Von den 1000 mittelalterlichen Handschriften, die im Benediktinerstift Admont verwahrt werden und die zu einem Teil auch hier entstanden sind, stammt der Großteil aus der Zeit der Gotik. Im Admonter Skriptorium wird die Gotisierung der karolingischen Minuskel am Ende des 12. Jahrhunderts sichtbar. Diese Schrift, die seit der Zeit Karls des Großen über fast vier Jahrhunderte in ganz Europa in Gebrauch war, verändert sich allmählich.
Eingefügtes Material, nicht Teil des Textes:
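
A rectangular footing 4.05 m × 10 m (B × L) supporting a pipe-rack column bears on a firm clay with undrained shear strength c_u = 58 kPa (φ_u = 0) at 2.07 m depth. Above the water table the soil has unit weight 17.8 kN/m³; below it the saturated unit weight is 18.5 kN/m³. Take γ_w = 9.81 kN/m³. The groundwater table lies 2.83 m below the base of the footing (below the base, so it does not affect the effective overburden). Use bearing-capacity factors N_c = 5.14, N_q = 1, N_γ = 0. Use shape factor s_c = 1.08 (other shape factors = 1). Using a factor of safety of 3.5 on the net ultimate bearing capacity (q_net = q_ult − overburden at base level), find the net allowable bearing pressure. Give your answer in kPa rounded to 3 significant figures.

q_all(net) ≈ 92 kPa

q = γ·D_f = 17.8 × 2.07 = 36.846 kPa.
c·N_c·s_c = 58 × 5.14 × 1.08 = 321.97 kPa
q·N_q = 36.846 × 1 = 36.846 kPa
q_ult = 321.97 + 36.846 = 358.82 kPa.
q_net = 358.82 − 36.846 = 321.97 kPa.
q_all(net) = 321.97 / 3.5 = 91.991 kPa.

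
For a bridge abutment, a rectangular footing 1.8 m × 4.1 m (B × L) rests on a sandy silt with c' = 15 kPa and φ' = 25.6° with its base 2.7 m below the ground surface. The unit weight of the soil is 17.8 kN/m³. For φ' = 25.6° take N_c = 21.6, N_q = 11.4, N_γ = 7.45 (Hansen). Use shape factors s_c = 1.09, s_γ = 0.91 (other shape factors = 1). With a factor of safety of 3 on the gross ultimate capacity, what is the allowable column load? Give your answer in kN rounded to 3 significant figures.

q = γ·D_f = 17.8 × 2.7 = 48.06 kPa.
c·N_c·s_c = 15 × 21.6 × 1.09 = 353.16 kPa
q·N_q = 48.06 × 11.4 = 547.88 kPa
0.5·γ·B·N_γ·s_γ = 0.5 × 17.8 × 1.8 × 7.45 × 0.91 = 108.61 kPa
q_ult = 353.16 + 547.88 + 108.61 = 1009.7 kPa.
Gross allowable pressure q_all = 1009.7 / 3 = 336.55 kPa.
Footing area = 7.38 m², so allowable column load = 336.55 × 7.38 = 2483.7 kN.

P_all ≈ 2480 kN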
Die Schreiber beginnen die Buchstaben zu „biegen“ und verwenden in den kalligraphischen Schriften zunehmend die „gebrochene“ gotische Textura.

Die Handschriftenausstellung 2017 dokumentiert die Entwicklung der Schrift von der karolingischen Minuskel zu den neuen gotischen Buchschriften wie Textura, Bastarda und Kursive sowie die Layouts von gotischen Handschriften mit neuen illustrativen Elementen. Schrift- und Bildgestaltung der gotischen Buchkultur werden anhand von Admonter Handschriften und Fragmenten präsentiert. Die ebenfalls ausgestellten ersten Lehrbücher der Schriftgeschichte zeigen die Beschäftigung mit der Entwicklung des Schreibens seit dem 17. Jahrhundert.